Je crois qu'il ne faut pour autant pas non plus voir tout en noir (pas plus que tout en orange!).
Certes, à titre personnel, je n'arrive pas trop à accrocher à l'univers d'Halloween ; mais je ne suis au final ni pour, ni contre. Je ne serai juste du coup pas la plus prompte à m'emballer et à réorganiser mon quotidien pour l'occasion.
Comme mes filles sont maintenant demandeuses, je compte quand même faire quelques efforts pour leur faire plaisir, et leur donner l'impression de ne pas passer à côté de la fête...
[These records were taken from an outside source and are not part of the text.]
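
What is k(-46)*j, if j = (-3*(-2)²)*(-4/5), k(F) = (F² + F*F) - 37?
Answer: 40272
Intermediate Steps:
k(F) = -37 + 2*F² (k(F) = (F² + F²) - 37 = 2*F² - 37 = -37 + 2*F²)
j = 48/5 (j = (-3*4)*(-4*⅕) = -12*(-⅘) = 48/5 ≈ 9.6000)
k(-46)*j = (-37 + 2*(-46)²)*(48/5) = (-37 + 2*2116)*(48/5) = (-37 + 4232)*(48/5) = 4195*(48/5) = 40272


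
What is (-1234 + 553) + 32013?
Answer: 31332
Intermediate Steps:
(-1234 + 553) + 32013 = -681 + 32013 = 31332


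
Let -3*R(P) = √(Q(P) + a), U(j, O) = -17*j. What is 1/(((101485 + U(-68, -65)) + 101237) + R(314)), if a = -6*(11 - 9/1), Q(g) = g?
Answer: 917451/187048074827 + 3*√302/374096149654 ≈ 4.9050e-6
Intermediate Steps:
a = -12 (a = -6*(11 - 9*1) = -6*(11 - 9) = -6*2 = -12)
R(P) = -√(-12 + P)/3 (R(P) = -√(P - 12)/3 = -√(-12 + P)/3)
1/(((101485 + U(-68, -65)) + 101237) + R(314)) = 1/(((101485 - 17*(-68)) + 101237) - √(-12 + 314)/3) = 1/(((101485 + 1156) + 101237) - √302/3) = 1/((102641 + 101237) - √302/3) = 1/(203878 - √302/3)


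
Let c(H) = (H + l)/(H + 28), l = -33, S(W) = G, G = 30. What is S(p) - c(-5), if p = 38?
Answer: 728/23 ≈ 31.652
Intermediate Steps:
S(W) = 30
c(H) = (-33 + H)/(28 + H) (c(H) = (H - 33)/(H + 28) = (-33 + H)/(28 + H))
S(p) - c(-5) = 30 - (-33 - 5)/(28 - 5) = 30 - (-38)/23 = 30 - 1*(-38/23) = 30 + 38/23 = 728/23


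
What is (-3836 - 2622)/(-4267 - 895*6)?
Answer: 6458/9637 ≈ 0.67013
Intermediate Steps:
(-3836 - 2622)/(-4267 - 895*6) = -6458/(-4267 - 5370) = -6458/(-9637) = -6458*(-1/9637) = 6458/9637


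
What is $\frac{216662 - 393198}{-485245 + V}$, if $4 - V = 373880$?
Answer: $\frac{176536}{859121} \approx 0.20548$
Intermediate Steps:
$V = -373876$ ($V = 4 - 373880 = -373876$)
$\frac{216662 - 393198}{-485245 + V} = \frac{216662 - 393198}{-485245 - 373876} = - \frac{176536}{-859121} = \left(-176536\right) \left(- \frac{1}{859121}\right) = \frac{176536}{859121}$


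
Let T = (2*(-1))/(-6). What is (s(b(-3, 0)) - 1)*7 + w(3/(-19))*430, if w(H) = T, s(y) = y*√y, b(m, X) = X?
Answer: 409/3 ≈ 136.33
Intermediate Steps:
T = ⅓ (T = -2*(-⅙) = ⅓ ≈ 0.33333)
s(y) = y^(3/2)
w(H) = ⅓
(s(b(-3, 0)) - 1)*7 + w(3/(-19))*430 = (0^(3/2) - 1)*7 + (⅓)*430 = (0 - 1)*7 + 430/3 = -1*7 + 430/3 = -7 + 430/3 = 409/3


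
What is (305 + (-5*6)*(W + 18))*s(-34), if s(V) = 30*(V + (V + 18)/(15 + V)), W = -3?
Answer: 2740500/19 ≈ 1.4424e+5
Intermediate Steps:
s(V) = 30*V + 30*(18 + V)/(15 + V) (s(V) = 30*(V + (18 + V)/(15 + V)) = 30*V + 30*(18 + V)/(15 + V))
(305 + (-5*6)*(W + 18))*s(-34) = (305 + (-5*6)*(-3 + 18))*(30*(18 + (-34)**2 + 16*(-34))/(15 - 34)) = (305 - 30*15)*(30*(18 + 1156 - 544)/(-19)) = (305 - 450)*(30*(-1/19)*630) = -145*(-18900/19) = 2740500/19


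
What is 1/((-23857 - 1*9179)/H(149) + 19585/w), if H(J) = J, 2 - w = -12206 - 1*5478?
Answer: -2635214/581356531 ≈ -0.0045329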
Elles auront donc le droit, si elles le veulent, de sortir déguisées pour l'occasion (même si je n'ai pas spécifiquement acheté de costume à thème) ; je préparerai certainement des petits gâteaux décorés et des bonbons pour le goûter ; nous ferons ensemble quelques activités manuelles si elles ont envie, et nous irons peut-être en famille nous balader parmi les grosses citrouilles qui décorent en général le parc de la tête d'or....
Mais je ne suis pas prête à investir pour complètement redécorer ma maison, à les laisser récolter des bonbons dans tout le quartier, et encore moins, vu leur âge, à leur laisser regarder des films qui font peur.
En tant que maman, Halloween ne me fait pas peur pour autant... Je comprends tout à fait qu'on ait envie de profiter de l'occasion pour en faire un moment festif, au cœur d'un automne parfois un peu déprimant, entre pluie et nuit omniprésente.
Je n'arrive juste pas encore à entrer totalement dans le délire... Mais peut-être que dans quelques années, après avoir créé de beaux souvenirs avec mes filles, je finirai par y venir!